The Japanese Civil War had begun.
The June 1st Clique actually didn't last very long- they were either dead or arrested within a week of their coup- and it briefly seemed like the government would regain control. But the regional governments remained behind the cause of East Asia, mutinies continued spread when Japan began disarming non-Japanese soldiers, and protests that could be broken up by police spiraled into full-scale uprisings.

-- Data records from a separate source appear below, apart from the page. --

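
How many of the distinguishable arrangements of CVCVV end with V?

6

With the last slot taken by V, it remains to arrange the other 4 letters (CCVV).
Those 4 letters have C appearing twice and V appearing twice, giving (4)!/(2!·2!) = 6.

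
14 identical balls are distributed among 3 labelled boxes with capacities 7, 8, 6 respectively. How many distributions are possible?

By stars and bars, unrestricted non-negative solutions to x_1+…+x_3 = 14 number C(14+2,2) = 120.
Subtract solutions that violate a single cap (substitute x_i' = x_i − (cap_i+1)): x_1 ≥ 8 gives C(8,2) = 28; x_2 ≥ 9 gives C(7,2) = 21; x_3 ≥ 7 gives C(9,2) = 36. Together 85.
No two caps can be exceeded simultaneously, so the pair terms are all 0.
By inclusion–exclusion the count is 120 − 85 + 0 = 35.

35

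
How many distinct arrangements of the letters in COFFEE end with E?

With the last slot taken by E, it remains to arrange the other 5 letters (COFFE).
Those 5 letters have F appearing twice, giving (5)!/(2!) = 60.

60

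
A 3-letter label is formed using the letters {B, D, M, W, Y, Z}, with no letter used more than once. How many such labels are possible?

120

Choose and order 3 of the 6 symbols: the first letter has 6 options, the next 5, then 4.
That product is 6 × 5 × 4 = 120.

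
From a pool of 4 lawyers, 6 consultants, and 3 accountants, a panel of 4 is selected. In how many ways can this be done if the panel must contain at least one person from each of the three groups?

360

Unrestricted: C(13,4) = 715 ways to pick any 4 of the 13.
Subtract selections that omit an entire group: no lawyers → C(9,4) = 126; no consultants → C(7,4) = 35; no accountants → C(10,4) = 210.
Add back selections omitting two groups (i.e. drawn from a single group): C(4,4) + C(6,4) + C(3,4) = 16.
By inclusion–exclusion: 715 − 371 + 16 = 360.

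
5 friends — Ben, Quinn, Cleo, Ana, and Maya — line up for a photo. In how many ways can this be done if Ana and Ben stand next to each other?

Treat {Ana, Ben} as a single unit. There are 4 units to order, and the pair itself can be ordered 2 ways.
So the count is 2·(4)! = 48.

48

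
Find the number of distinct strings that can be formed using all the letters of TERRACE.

1260

The 7 letters of TERRACE have repeats: E appearing twice and R appearing twice.
So there are 7! / (2!·2!) = 1260 distinguishable arrangements.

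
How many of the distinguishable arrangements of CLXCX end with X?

With the last slot taken by X, it remains to arrange the other 4 letters (CLCX).
Those 4 letters have C appearing twice, giving (4)!/(2!) = 12.

12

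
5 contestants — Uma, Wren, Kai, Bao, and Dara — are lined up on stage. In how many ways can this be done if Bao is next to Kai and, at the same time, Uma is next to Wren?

24

Treat {Bao,Kai} as one block (2 orders) and {Uma,Wren} as another (2 orders).
That leaves 3 units to arrange: 2 × 2 × 3! = 4 × 6 = 24.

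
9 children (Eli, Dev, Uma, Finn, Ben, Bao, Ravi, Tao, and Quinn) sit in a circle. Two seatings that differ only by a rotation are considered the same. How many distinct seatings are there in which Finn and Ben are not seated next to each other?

30240

Without the restriction there are (8)! = 40320 seatings.
Seatings with Finn beside Ben: treat them as a block with 2 internal orders, giving 2 × (7)! = 10080.
Subtracting, 40320 − 10080 = 30240.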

We won’t go into all of the details of the battles and campaigns of the JCW, but suffice to say it was a mess. The Japanese government had legitimacy, heavy weapons, and most of the air force and the navy, the East Asians had numbers, most of the army rank-and-file, a lot of industry, and decisively they had weapons and funding from India and the newly formed Jakarta Pact. Massive nationalist rebellions erupted in the Philippines, Borneo, and China against both sides. When the fighting finally died down a sullen Empire of Japan under an IJN military government was reduced to its homeland proper and a scattering of island possessions in the Pacific and Insulindia. Mongolia, Manchuria, and Korea were left part of a new non-monarchical “Confederation of East Asia”, and the Great Han Republic had achieved its independence. India and the Jakarta Pact, formed by the participants of the Jakarta Conference and a few late joiners (Cambodia, once the Japanese were kicked out, the Philippines, and eventually China) was now dominant in non-Societist Asia.

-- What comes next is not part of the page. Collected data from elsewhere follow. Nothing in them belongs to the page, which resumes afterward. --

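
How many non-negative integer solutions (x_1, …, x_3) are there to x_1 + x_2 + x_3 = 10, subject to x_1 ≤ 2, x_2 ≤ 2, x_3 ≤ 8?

6

Ignoring the caps, the number of non-negative solutions to x_1+…+x_3 = 10 is C(12,2) = 66.
Subtract solutions that violate a single cap (substitute x_i' = x_i − (cap_i+1)): x_1 ≥ 3 gives C(9,2) = 36; x_2 ≥ 3 gives C(9,2) = 36; x_3 ≥ 9 gives C(3,2) = 3. Together 75.
Add back pairs where two caps are both exceeded: 15 + 0 + 0 = 15.
By inclusion–exclusion the count is 66 − 75 + 15 = 6.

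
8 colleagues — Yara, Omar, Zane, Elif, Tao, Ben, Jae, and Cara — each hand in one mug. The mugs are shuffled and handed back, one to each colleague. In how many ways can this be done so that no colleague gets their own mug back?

Count assignments avoiding every fixed point. For any j of the 8 colleagues fixed to their own mug, the other 8−j can be arranged in (8−j)! ways.
By inclusion–exclusion this is Σ_{j=0}^{8} (−1)^j C(8,j)·(8−j)!.
Computing: 40320 − 40320 + 20160 − 6720 + 1680 − 336 + 56 − 8 + 1 = 14833.

14833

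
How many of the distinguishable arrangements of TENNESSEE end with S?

With the last slot taken by S, it remains to arrange the other 8 letters (TENNESEE).
Those 8 letters have E appearing 4 times and N appearing twice, giving (8)!/(4!·2!) = 840.

840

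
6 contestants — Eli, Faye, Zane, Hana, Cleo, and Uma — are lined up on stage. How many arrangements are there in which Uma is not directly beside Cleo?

Of the 6! = 720 arrangements, those with Uma and Cleo adjacent number 2 × 5! = 240 (treat the pair as a block with 2 internal orders).
So 720 − 240 = 480 arrangements keep them apart.

480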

Things remained… fluid, however. East Asia was run by the old collaborative classes and ethnicities- the Manchus, the Mongols, the Korean Yangban- which was not entirely popular with all of its citizens. It might have been friendly with India but it was not a Jakarta Pact member, and Mukden continued to claim Japan as part of its territory. Japan itself was left diplomatically isolated and revanchist, outraged that the countries it had “liberated” had stabbed it in the back. China was a fascist democracy, but its government was weak and it struggled to integrate the many different militias and paramilitary groups who had fought together with the Chinese Republican Army for independence, but now disagreed as to what the new China should look like, and remained as well armed as the state military. There were many in China who opposed membership in the Jakarta Pact- after all it was the Pact that had armed and funded the East Asians, and China had to fight the East Asians just as much as the Japanese for independence- and a new political ideology from America that had played a minor role in China’s war of independence found itself growing in strength.
All over the world- from New York to Nanjing to Berlin to London- Situationism was on the march.